Just for shits and giggles, why don’t we just admit to each other that none of us are sure about anything except death? Why don’t we just tell our kids the truth; humans have been on the earth for millions of years and we still haven’t figured out the meaning of life. Why not put an end to all the bullshit self-righteousness and encourage each other to simply love one another and enjoy the very limited amount of time we’ve got here. No one’s any better than anyone else. We all come and go through those revolving doors into eternity. If the answer is out there, one day each of us will find it. If it’s not, what does it matter?  Don’t stress, don’t worry and be happy! Happy Chrisolstichuwanzuka to all, and to all a good night!      

1 comment:

  1. A comment from a fellow blogger, Jared DiCroce

    Hey John,
    So i couldn't leave my comment on the blog because i don't have Open-ID, (they want 25$ & i am a broke actor!), so, I'll leave it here, and maybe you can put it in there -- if you want :-)

    Great post!
    It's nice to commiserate, not lament or bemoan, but merely to look at this all from a strictly visceral point of view.

    It's a fable.
    And not even that good as a piece of fiction...
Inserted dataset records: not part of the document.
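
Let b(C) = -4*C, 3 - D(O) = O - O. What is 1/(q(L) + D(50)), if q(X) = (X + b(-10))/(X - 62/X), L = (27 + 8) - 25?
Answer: 19/307 ≈ 0.061889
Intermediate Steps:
D(O) = 3 (D(O) = 3 - (O - O) = 3 - 1*0 = 3 + 0 = 3)
L = 10 (L = 35 - 25 = 10)
q(X) = (40 + X)/(X - 62/X) (q(X) = (X - 4*(-10))/(X - 62/X) = (X + 40)/(X - 62/X) = (40 + X)/(X - 62/X))
1/(q(L) + D(50)) = 1/(10*(40 + 10)/(-62 + 10²) + 3) = 1/(10*50/(-62 + 100) + 3) = 1/(10*50/38 + 3) = 1/(10*(1/38)*50 + 3) = 1/(250/19 + 3) = 1/(307/19) = 19/307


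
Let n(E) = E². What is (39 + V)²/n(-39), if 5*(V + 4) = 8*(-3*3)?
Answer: 10609/38025 ≈ 0.27900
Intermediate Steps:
V = -92/5 (V = -4 + (8*(-3*3))/5 = -4 + (8*(-9))/5 = -4 + (⅕)*(-72) = -4 - 72/5 = -92/5 ≈ -18.400)
(39 + V)²/n(-39) = (39 - 92/5)²/((-39)²) = (103/5)²/1521 = (10609/25)*(1/1521) = 10609/38025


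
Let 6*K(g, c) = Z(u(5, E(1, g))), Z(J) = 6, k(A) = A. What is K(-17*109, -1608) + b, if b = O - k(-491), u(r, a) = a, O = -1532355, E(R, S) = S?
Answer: -1531863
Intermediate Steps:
K(g, c) = 1 (K(g, c) = (⅙)*6 = 1)
b = -1531864 (b = -1532355 - 1*(-491) = -1532355 + 491 = -1531864)
K(-17*109, -1608) + b = 1 - 1531864 = -1531863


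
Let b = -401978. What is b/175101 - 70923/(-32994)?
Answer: -1995683/13657878 ≈ -0.14612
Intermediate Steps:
b/175101 - 70923/(-32994) = -401978/175101 - 70923/(-32994) = -401978*1/175101 - 70923*(-1/32994) = -401978/175101 + 503/234 = -1995683/13657878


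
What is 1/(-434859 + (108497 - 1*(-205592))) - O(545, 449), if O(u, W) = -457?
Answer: 55191889/120770 ≈ 457.00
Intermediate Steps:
1/(-434859 + (108497 - 1*(-205592))) - O(545, 449) = 1/(-434859 + (108497 - 1*(-205592))) - 1*(-457) = 1/(-434859 + (108497 + 205592)) + 457 = 1/(-434859 + 314089) + 457 = 1/(-120770) + 457 = -1/120770 + 457 = 55191889/120770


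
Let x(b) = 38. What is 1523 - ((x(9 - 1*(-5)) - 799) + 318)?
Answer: 1966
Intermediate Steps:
1523 - ((x(9 - 1*(-5)) - 799) + 318) = 1523 - ((38 - 799) + 318) = 1523 - (-761 + 318) = 1523 - 1*(-443) = 1523 + 443 = 1966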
    I think that the question, "What is the meaning of life" would have been quite a burden on the minds of our ancient ancestors -- and thus the concept of God was merely a necessary tool which allowed them to move past this distractionary thought process, so that they might move on to invention, shelter, and 30-peice socket sets.

    Now that we can start actually figuring out these primitive -- yet still elusive conundrums -- it might be time to look at the holiday for all it really is.
    Consumerism at its finest!
    So happy Chrisolstichuwanzuka indeed -- the holiday that doesn't require a deity, but merely asks that we love and respect all!